Женщины в Индии делают робкие шаги к большей свободе и индивидуальным правам, их прогресс не был воспринят любезно всеми слоями стойкого патриархального, женоненавистнического общества. Живя в Бангалоре среди переменчивых ветров и беспечных обещаний ранней эпохи Моди, было легко забыть, что это все еще страна, занимающая 130-е место из 155 в Индексе гендерного неравенства Организации Объединенных Наций (2015), и где, по данным Фонда ООН в области народонаселения (2020), почти полмиллиона новорожденных девочек «пропадают» каждый год из-за абортов по половому признаку и инфантицидов. Средний возраст вступления в брак для женщин колебался около 19 лет, и, несмотря на достижения в области образования, Международная организация труда (2014) подсчитала , что только четверть взрослых женщин участвуют в рабочей силе — один из самых низких показателей в мире. В то время как женщины из высшего класса достигли высших должностей, даже должности премьер-министра, мужское превосходство остается статус-кво. Поскольку богатства Индии росли в течение последнего десятилетия, они совпали с историческими уровнями неравенства, при этом верхний 1 процент получает 40 процентов богатства страны, в то время как нижняя половина продолжает выживать менее чем на 3 доллара в день. Сотни миллионов мужчин продолжают находиться в ловушке бедности, все больше отставая от истории роста поколений Индии, и по мере того, как их хватка за права начинает колебаться, они чувствуют себя еще более угрожаемыми. Легко представить, как, столкнувшись с поступательным движением женщин к большей независимости, мужчины прибегают к насилию, чтобы поставить женщин на место и восстановить свою собственную власть. Если они не контролируют ничего другого, они могут контролировать женские тела; и любая женщина является мишенью — от младенцев до пожилых вдов, в общественных местах, дома.

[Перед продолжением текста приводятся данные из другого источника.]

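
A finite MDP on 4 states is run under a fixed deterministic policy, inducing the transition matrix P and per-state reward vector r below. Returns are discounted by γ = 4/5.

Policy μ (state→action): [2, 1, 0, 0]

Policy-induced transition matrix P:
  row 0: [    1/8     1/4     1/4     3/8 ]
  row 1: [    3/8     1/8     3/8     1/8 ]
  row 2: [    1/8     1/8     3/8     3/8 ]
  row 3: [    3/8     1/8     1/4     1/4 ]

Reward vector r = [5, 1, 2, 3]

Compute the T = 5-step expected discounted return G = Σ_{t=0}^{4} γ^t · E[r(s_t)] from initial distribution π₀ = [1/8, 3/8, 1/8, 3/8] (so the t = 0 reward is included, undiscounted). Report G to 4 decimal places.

G = 9.2346

t=0: π = [0.1250, 0.3750, 0.1250, 0.3750], E[r] = 2.3750, γ^t·E[r] = 2.375000, running G = 2.375000
t=1: π = [0.3125, 0.1406, 0.3125, 0.2344], E[r] = 3.0313, γ^t·E[r] = 2.425000, running G = 4.800000
t=2: π = [0.2188, 0.1641, 0.3066, 0.3105], E[r] = 2.8027, γ^t·E[r] = 1.793750, running G = 6.593750
t=3: π = [0.2437, 0.1523, 0.3088, 0.2952], E[r] = 2.8738, γ^t·E[r] = 1.471375, running G = 8.065125
t=4: π = [0.2369, 0.1555, 0.3076, 0.3000], E[r] = 2.8552, γ^t·E[r] = 1.169488, running G = 9.234613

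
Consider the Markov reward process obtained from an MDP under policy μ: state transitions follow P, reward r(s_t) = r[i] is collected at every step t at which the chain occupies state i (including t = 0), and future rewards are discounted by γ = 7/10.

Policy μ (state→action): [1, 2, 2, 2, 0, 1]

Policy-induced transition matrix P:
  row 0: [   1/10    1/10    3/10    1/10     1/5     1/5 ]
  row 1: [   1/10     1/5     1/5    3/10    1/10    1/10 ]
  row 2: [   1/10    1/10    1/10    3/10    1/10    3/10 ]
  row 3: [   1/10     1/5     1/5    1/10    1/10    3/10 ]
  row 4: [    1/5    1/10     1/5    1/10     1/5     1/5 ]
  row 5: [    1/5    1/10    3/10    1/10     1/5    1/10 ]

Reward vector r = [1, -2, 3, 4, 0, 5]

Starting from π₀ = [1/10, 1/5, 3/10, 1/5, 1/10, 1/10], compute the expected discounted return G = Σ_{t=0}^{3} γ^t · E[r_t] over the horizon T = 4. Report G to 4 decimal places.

G = 5.3497

t=0: π = [0.1000, 0.2000, 0.3000, 0.2000, 0.1000, 0.1000], E[r] = 1.9000, γ^t·E[r] = 1.900000, running G = 1.900000
t=1: π = [0.1200, 0.1400, 0.1900, 0.2000, 0.1300, 0.2200], E[r] = 2.3100, γ^t·E[r] = 1.617000, running G = 3.517000
t=2: π = [0.1350, 0.1340, 0.2150, 0.1660, 0.1470, 0.2030], E[r] = 2.1910, γ^t·E[r] = 1.073590, running G = 4.590590
t=3: π = [0.1350, 0.1300, 0.2123, 0.1698, 0.1485, 0.2044], E[r] = 2.2131, γ^t·E[r] = 0.759093, running G = 5.349683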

В Индии наблюдается ужасающий дефицит полового воспитания, вызванный консервативными взглядами, которые считают любое обсуждение секса табу, в то время как несколько густонаселенных штатов полностью запретили половое воспитание. Исследователь Мадхумита Пандей и журналистка Тара Каушал, которые общались с осужденными за изнасилование после Нирбхайи, подтвердили , что никто из их испытуемых не получил полового воспитания или не понимал концепцию согласия; во многих случаях они даже не понимали преступления, в котором их обвиняют. В этом вакууме многие молодые люди узнают о сексе через порнографию и фильмы Болливуда, которые прославляют мужчин, которые преследуют и агрессивно преследуют их романтические интересы, пока они не смягчатся. В то время как глобальный дискурс вокруг Нирбхайи осуждал «эпидемию изнасилований» в стране и выставлял насильников «монстрами», внутри самой страны существовал не менее мощный нарратив, который обвинял жертву. Один из обвиняемых, приговоренный к смертной казни, открыто заявил, что хотел проучить студентку колледжа за то, что она после рабочего дня осталась со знакомым мужчиной.

Это свобода с определенными границами, которой можно пользоваться только при наличии дополнительных мер.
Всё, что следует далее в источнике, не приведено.